Se esqueceu da enteadinha? – Léo perguntou rindo.

Valentina ficou meio sem jeito e falou prontamente:

– Claro que não! Com ela também!

O amigo riu pelo jeito sem graça de Valentina. Já havia anoitecido quando saíram da universidade na qual haviam feito prova. Entraram no carro e se dirigiram à casa de Valentina.

cansada ó, Léo! Morrendo de dor no pescoço.

– Eu também! Essa prova é longa e estressante demais!

– Você deve mais do que eu, porque demorou uma hora a mais fazendo. Eu saí logo. Chutei todas as que eu não sabia. Ou seja, quase 90% da prova! – Valentina riu da própria desgraça.

– Duvido! Valentina, você não é estudiosa, mas é bem inteligente! Pega as coisas no ar!

Valentina apenas riu com o elogio do amigo. Depois falou mudando de assunto:

– Põe uma música das boas, Léo. Preciso desopilar!

O amigo então pôs o pen drive e começou a tocar uma música de uma das bandas que eles gostavam. Eles permaneceram em silêncio por alguns instantes, fazendo com que o vazio de suas vozes fosse preenchido com os acordes da música e a voz do cantor.

De repente, Léo baixou o volume do som e falou meio reticente:

– Valentina, você se lembra da festa de aniversário do seu pai?

– Lembro. Por quê? – o fatídico acontecimento veio à mente da garota.

– Lembra quando você falou sobre a minha… a minha… sexualidade? – Léo falou quase inaudível.

– Lembro vagamente. Estava um pouco embriagada. Eu falei alguma coisa errada?

– Não! Claro que não! Você me falou uma coisa certa.

– Ah, foi? Você pode me relembrar?

– Você falou pra eu me aceitar e sair do armário, senão poderia morrer sufocado.

Valentina riu.

– Isso me fez refletir muito. E, sem brincadeira nenhuma, fez com que eu me olhasse no espelho e dissesse várias vezes pra mim mesmo: Eu sou gay!

– Você fez isso mesmo, cara?

– Fiz! E foi muito transformador, sabia?! Realmente fiquei mais tranquilo em relação ao que eu sou de verdade! Eu repeti tantas vezes, que se tornou leve, sabe?
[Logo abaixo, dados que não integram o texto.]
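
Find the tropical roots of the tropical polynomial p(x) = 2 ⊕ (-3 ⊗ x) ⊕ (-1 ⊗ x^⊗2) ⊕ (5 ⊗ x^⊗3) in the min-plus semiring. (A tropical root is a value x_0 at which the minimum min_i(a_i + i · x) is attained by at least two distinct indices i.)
Roots: {-6, -2, 5}

Each tropical root is a break point of the lower envelope of the lines y = a_i + i · x (there are 4 lines, with slopes 0, 1, ..., 3). Only the lines that attain the minimum somewhere contribute to roots; other lines are dominated. Here the surviving (envelope) indices are i = 3, i = 2, i = 1, i = 0.
Intersections between consecutive envelope lines give the roots: for adjacent envelope indices i < j the intersection is x = (a_i − a_j) / (j − i). Reading off the sorted break points: {-6, -2, 5}.
Verification: at each break x_0, at least two indices attain the minimum of min_i(a_i + i · x_0).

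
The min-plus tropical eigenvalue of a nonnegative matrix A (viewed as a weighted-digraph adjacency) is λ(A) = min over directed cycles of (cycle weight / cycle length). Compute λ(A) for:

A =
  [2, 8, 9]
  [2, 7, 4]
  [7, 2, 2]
λ(A) = 2

Enumerate directed cycles and compute their means (weight / length). Sample:
  cycle 0 → 0: weight = 2, length = 1, mean = 2/1 ≈ 2.000
  cycle 1 → 1: weight = 7, length = 1, mean = 7/1 ≈ 7.000
  cycle 2 → 2: weight = 2, length = 1, mean = 2/1 ≈ 2.000
  cycle 0 → 1 → 0: weight = 10, length = 2, mean = 10/2 ≈ 5.000
  cycle 0 → 2 → 0: weight = 16, length = 2, mean = 16/2 ≈ 8.000
  cycle 1 → 0 → 1: weight = 10, length = 2, mean = 10/2 ≈ 5.000
Minimum mean = 2.000, attained e.g. along the cycle 0 → 0 with weight 2 and length 1. So λ(A) = 2/1 = 2.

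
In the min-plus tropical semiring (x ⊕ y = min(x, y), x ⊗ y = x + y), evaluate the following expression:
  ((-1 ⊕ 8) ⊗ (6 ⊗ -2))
((-1 ⊕ 8) ⊗ (6 ⊗ -2)) = 3

Expand innermost to outermost. Recall ⊕ takes the minimum of its arguments and ⊗ takes their sum. Working out the expression ((-1 ⊕ 8) ⊗ (6 ⊗ -2)) gives 3.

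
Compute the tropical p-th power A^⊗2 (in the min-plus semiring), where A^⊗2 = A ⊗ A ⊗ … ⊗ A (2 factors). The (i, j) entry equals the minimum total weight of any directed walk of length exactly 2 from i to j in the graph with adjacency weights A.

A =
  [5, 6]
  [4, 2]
A^⊗2 =
  [10, 8]
  [6, 4]

Each entry (A^⊗2)_ij equals the minimum over all length-2 walks i = v_0 → v_1 → … → v_2 = j of Σ_t A[v_t][v_{t+1}]. For example, for (i, j) = (0, 1) we minimise over 2 possible intermediate vertex sequences; the minimum is 8, attained along the walk 0 → 1 → 1.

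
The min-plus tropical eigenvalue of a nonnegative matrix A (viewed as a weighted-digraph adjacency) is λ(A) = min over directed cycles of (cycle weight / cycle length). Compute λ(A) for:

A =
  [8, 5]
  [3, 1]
λ(A) = 1

Enumerate directed cycles and compute their means (weight / length). Sample:
  cycle 0 → 0: weight = 8, length = 1, mean = 8/1 ≈ 8.000
  cycle 1 → 1: weight = 1, length = 1, mean = 1/1 ≈ 1.000
  cycle 0 → 1 → 0: weight = 8, length = 2, mean = 8/2 ≈ 4.000
  cycle 1 → 0 → 1: weight = 8, length = 2, mean = 8/2 ≈ 4.000
Minimum mean = 1.000, attained e.g. along the cycle 1 → 1 with weight 1 and length 1. So λ(A) = 1/1 = 1.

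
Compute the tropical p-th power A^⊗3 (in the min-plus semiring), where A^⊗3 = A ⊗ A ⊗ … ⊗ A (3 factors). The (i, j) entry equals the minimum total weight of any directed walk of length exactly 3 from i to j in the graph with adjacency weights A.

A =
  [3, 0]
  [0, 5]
A^⊗3 =
  [3, 0]
  [0, 3]

Each entry (A^⊗3)_ij equals the minimum over all length-3 walks i = v_0 → v_1 → … → v_3 = j of Σ_t A[v_t][v_{t+1}]. For example, for (i, j) = (0, 1) we minimise over 4 possible intermediate vertex sequences; the minimum is 0, attained along the walk 0 → 1 → 0 → 1.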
– Ah, Léo, então foi ótimo! Que bom que você tenha se aceitado. Fico feliz em ouvir isso!

– Mas eu peço que você não fale nada pra galera por enquanto.

– Claro que não, Léo. Até porque isso só diz respeito a você. Então, é você que tem que contar… Se é que você precisa contar. Pode só deixar rolar, porque você sabe que a galera é de boa em relação a isso!

– Pois é. Eu até sei. Mas, como tudo é muito novo pra mim, fico receoso.

– Relaxa… Mas saiba que de mim eles não vão saber. E se você sentir a necessidade de contar, conte apenas quando você se sentir à vontade. Não vá se pressionar…

– Obrigada pela ajuda! Quando quer, você é tão doce, Valentina! – Léo brincou pegando na perna da amiga.

Valentina riu e confidenciou:

– Que ninguém da galera me escute, mas você sempre foi meu preferido, cara!

Eles se olharam e sorriram um para o outro. Nesse momento, eles passavam em um cruzamento, quando um carro em alta velocidade ultrapassou o sinal vermelho, abalroando o carro de Léo.